Good morning, Joe. It’s Mark. With respect to the select-service evolution, I would say a number of the properties in our portfolio – I don’t mean owned portfolio, but system wide – are at various stages. They’re still ramping, because we obviously added a number of hotels over the last several years. I think that the dynamics that we see which is really part of the rationale for expansion in select service in general is that with more coverage in different markets and at different price points, which is for what the one big benefit from having select service representation really makes a difference in our penetration of managed corporate accounts. And so that’s really the area that we focused on. We talked last year about the fact that when we sub-segmented our occupancy performance and our business performance, we recognized that we really needed to stay very focused on mid week occupancy and share and really the principal driver of that was really through managed corporate accounts. So our penetration with managed corporate accounts will continue to rise. I think the addition of the LodgeWorks properties in entering different markets, new markets will certainly have a further impact on that.
So, there is some ramping of properties that are penetrating their specific markets. There is sum of a network effect just covering more and more markets. And finally, I would say the further penetration of the managed corporate accounts is really a companywide phenomenon, that is, it’s benefiting high-end and large, including significantly our select service hotels. Those are major ramp-ups and penetrations dynamics that we are continuing to see at this point. So, that’s -- hopefully that will give you a little color as to why you are seeing and what you are seeing?

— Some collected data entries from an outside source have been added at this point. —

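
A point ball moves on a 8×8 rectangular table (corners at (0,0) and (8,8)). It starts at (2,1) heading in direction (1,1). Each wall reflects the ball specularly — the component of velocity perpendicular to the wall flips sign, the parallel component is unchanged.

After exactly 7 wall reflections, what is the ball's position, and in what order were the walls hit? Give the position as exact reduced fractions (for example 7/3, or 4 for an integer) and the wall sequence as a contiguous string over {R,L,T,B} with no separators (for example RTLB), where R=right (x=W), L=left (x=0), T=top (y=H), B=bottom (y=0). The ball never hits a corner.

Final position: (0,1)
Wall sequence: RTLBRTL

1. t=6 → R at (8,7); v=(-1,1)
2. t=1 → T at (7,8); v=(-1,-1)
3. t=7 → L at (0,1); v=(1,-1)
4. t=1 → B at (1,0); v=(1,1)
5. t=7 → R at (8,7); v=(-1,1)
6. t=1 → T at (7,8); v=(-1,-1)
7. t=7 → L at (0,1); v=(1,-1)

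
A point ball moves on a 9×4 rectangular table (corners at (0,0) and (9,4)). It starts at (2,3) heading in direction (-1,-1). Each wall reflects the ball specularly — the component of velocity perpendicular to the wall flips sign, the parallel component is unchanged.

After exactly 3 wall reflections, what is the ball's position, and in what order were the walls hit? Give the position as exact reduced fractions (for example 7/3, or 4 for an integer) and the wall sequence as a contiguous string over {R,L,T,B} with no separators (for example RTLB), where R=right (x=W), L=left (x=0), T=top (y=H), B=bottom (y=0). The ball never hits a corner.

Final position: (5,4)
Wall sequence: LBT

1. t=2 → L at (0,1); v=(1,-1)
2. t=1 → B at (1,0); v=(1,1)
3. t=4 → T at (5,4); v=(1,-1)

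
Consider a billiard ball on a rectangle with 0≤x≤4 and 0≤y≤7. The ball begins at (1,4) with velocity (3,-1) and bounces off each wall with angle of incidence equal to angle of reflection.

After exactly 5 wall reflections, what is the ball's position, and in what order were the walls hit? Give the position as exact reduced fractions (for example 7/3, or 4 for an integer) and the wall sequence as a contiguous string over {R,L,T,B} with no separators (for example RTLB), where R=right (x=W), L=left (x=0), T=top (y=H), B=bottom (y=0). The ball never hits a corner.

1. t=1 → R at (4,3); v=(-3,-1)
2. t=4/3 → L at (0,5/3); v=(3,-1)
3. t=4/3 → R at (4,1/3); v=(-3,-1)
4. t=1/3 → B at (3,0); v=(-3,1)
5. t=1 → L at (0,1); v=(3,1)

Final position: (0,1)
Wall sequence: RLRBL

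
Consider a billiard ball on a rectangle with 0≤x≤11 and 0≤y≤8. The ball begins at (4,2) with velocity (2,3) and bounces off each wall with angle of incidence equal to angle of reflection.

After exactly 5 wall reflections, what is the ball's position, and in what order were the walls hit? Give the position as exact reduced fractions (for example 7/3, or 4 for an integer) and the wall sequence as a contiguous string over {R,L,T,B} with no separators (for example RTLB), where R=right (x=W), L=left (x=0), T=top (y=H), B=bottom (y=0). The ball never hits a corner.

Final position: (0,3)
Wall sequence: TRBTL

1. t=2 → T at (8,8); v=(2,-3)
2. t=3/2 → R at (11,7/2); v=(-2,-3)
3. t=7/6 → B at (26/3,0); v=(-2,3)
4. t=8/3 → T at (10/3,8); v=(-2,-3)
5. t=5/3 → L at (0,3); v=(2,-3)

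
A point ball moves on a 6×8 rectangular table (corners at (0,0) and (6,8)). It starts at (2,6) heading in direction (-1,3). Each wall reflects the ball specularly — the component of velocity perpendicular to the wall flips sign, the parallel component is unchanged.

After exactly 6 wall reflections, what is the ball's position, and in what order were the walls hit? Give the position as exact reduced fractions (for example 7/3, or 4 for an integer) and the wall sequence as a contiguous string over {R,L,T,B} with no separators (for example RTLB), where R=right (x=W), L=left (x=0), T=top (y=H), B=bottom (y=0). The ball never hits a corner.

1. t=2/3 → T at (4/3,8); v=(-1,-3)
2. t=4/3 → L at (0,4); v=(1,-3)
3. t=4/3 → B at (4/3,0); v=(1,3)
4. t=8/3 → T at (4,8); v=(1,-3)
5. t=2 → R at (6,2); v=(-1,-3)
6. t=2/3 → B at (16/3,0); v=(-1,3)

Final position: (16/3,0)
Wall sequence: TLBTRB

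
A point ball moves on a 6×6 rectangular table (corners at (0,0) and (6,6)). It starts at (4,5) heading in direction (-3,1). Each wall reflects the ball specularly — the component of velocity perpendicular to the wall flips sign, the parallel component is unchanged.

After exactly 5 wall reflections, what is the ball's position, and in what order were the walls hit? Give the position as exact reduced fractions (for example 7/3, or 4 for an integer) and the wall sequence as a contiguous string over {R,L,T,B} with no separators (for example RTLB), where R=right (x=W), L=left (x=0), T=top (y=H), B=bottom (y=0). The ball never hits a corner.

1. t=1 → T at (1,6); v=(-3,-1)
2. t=1/3 → L at (0,17/3); v=(3,-1)
3. t=2 → R at (6,11/3); v=(-3,-1)
4. t=2 → L at (0,5/3); v=(3,-1)
5. t=5/3 → B at (5,0); v=(3,1)

Final position: (5,0)
Wall sequence: TLRLB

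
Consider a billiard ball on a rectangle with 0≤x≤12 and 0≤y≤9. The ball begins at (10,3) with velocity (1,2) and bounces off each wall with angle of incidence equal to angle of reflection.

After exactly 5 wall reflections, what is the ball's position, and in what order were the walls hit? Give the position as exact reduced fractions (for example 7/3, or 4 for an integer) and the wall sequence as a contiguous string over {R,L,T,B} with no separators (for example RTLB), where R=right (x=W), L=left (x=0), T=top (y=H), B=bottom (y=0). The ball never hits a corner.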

And Joe, specifically your question about transient rates. Transient rates broadly are in the low double digit in terms of AD down versus ‘07. I don’t during the portfolio adjustments; no we haven’t adjusted the portfolio at this point of time.
At this time there are no additional questions. I would now like to turn to call over to Mr. Atish Shah for closing remarks.
We appreciate everyone joining us this morning. We thank you for your interest in Hyatt Hotels and look forward to talking to you in the future. Have a great day. Good bye.
Thank you for your participation in today’s conference. This concludes the presentation. You may now disconnect. Have a great day.